By contrast, in the 2014–2015 season, H3N2 was the predominant flu virus and the vaccine was relatively ineffective due to genetic drift of the virus. Accordingly, given their enhanced vulnerability, there were large numbers of excess deaths amongst older people. An additional 28,189 people died in 2015 compared with 2014, the largest percentage increase since the pandemic year of 1968, according to the Office for National Statistics (2016). The majority (24,201) of the excess deaths were people aged 75 and over, many of whom died from flu or dementia. Office for National Statistics report that there was also a rise in the number of people whose death certificate stated the underlying cause to be dementia or Alzheimer’s, accounting for 41% of extra deaths among over-75s, although 1/3 of these also had a respiratory disease, such as flu.
Over a decade of longevity risk modelling, one of the major disappointments for all healthcare stakeholders has been the failure of a multiplicity of Alzheimer’s drug initiatives. The increased frailty of Alzheimer’s patients makes them more vulnerable to other illnesses such as flu. Development of a successful universal flu vaccine, coupled with progress in treating Alzheimer’s, would contribute much to future mortality improvement for the elderly.
Antigenic seniority is the phenomenon whereby the human immune system responds most strongly to the variant of flu experienced in early childhood.
Antigenic imprinting is an extension of the concept of antigenic seniority to include variants of flu in the same phylogenetic group.

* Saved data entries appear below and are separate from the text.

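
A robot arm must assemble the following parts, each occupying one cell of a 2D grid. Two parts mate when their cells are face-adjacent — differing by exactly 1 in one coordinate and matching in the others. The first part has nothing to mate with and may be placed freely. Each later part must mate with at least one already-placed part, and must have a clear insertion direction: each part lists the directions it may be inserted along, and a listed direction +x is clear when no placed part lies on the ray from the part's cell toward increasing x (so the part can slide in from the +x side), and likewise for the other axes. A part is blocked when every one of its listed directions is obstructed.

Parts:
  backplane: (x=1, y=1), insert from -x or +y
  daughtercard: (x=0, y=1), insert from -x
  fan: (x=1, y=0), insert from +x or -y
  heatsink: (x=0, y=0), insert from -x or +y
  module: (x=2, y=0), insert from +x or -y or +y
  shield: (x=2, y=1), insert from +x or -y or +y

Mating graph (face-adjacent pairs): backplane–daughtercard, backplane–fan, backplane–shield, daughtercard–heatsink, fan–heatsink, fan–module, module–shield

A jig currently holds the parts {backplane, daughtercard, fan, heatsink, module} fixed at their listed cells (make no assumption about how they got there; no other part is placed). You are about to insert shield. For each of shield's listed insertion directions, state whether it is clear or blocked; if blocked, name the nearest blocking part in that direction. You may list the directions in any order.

+x: clear; +y: clear; -y: blocked by module

+x: ray from shield(2, 1) has no placed part ⇒ clear
-y: nearest on ray is module@(2, 0) ⇒ blocked
+y: ray from shield(2, 1) has no placed part ⇒ clear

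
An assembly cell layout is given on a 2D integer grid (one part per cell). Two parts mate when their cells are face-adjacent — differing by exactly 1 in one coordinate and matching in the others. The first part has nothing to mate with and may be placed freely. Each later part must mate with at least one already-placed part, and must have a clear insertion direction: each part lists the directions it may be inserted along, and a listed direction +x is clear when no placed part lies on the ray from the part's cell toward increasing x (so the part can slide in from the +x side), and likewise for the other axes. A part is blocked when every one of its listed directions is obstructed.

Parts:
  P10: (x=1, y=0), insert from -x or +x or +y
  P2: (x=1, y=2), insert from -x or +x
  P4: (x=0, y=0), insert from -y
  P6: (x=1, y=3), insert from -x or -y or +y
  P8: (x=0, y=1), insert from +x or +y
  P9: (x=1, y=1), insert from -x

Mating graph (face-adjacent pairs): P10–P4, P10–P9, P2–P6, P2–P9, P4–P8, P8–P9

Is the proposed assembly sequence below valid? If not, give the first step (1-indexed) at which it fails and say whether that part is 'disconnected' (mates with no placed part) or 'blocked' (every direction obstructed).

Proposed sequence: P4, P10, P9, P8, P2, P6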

Cytokines are molecules that aid cell-to-cell communication in immune responses, and stimulate the movement of cells towards sites of infection.
Hemagglutinin is a protein found on the surface of an influenza virus that is responsible for binding the virus to the cell that is being infected.
Neuraminidase is a protein predominantly involved in facilitating the release of newly produced virus particles from the host cell.
Phylogeny is the history of the evolution of a group of organisms.
Reproductive number is the average number of infections generated by one infection.
The author wishes to thank Dr Victoria Bruce for helpful discussions.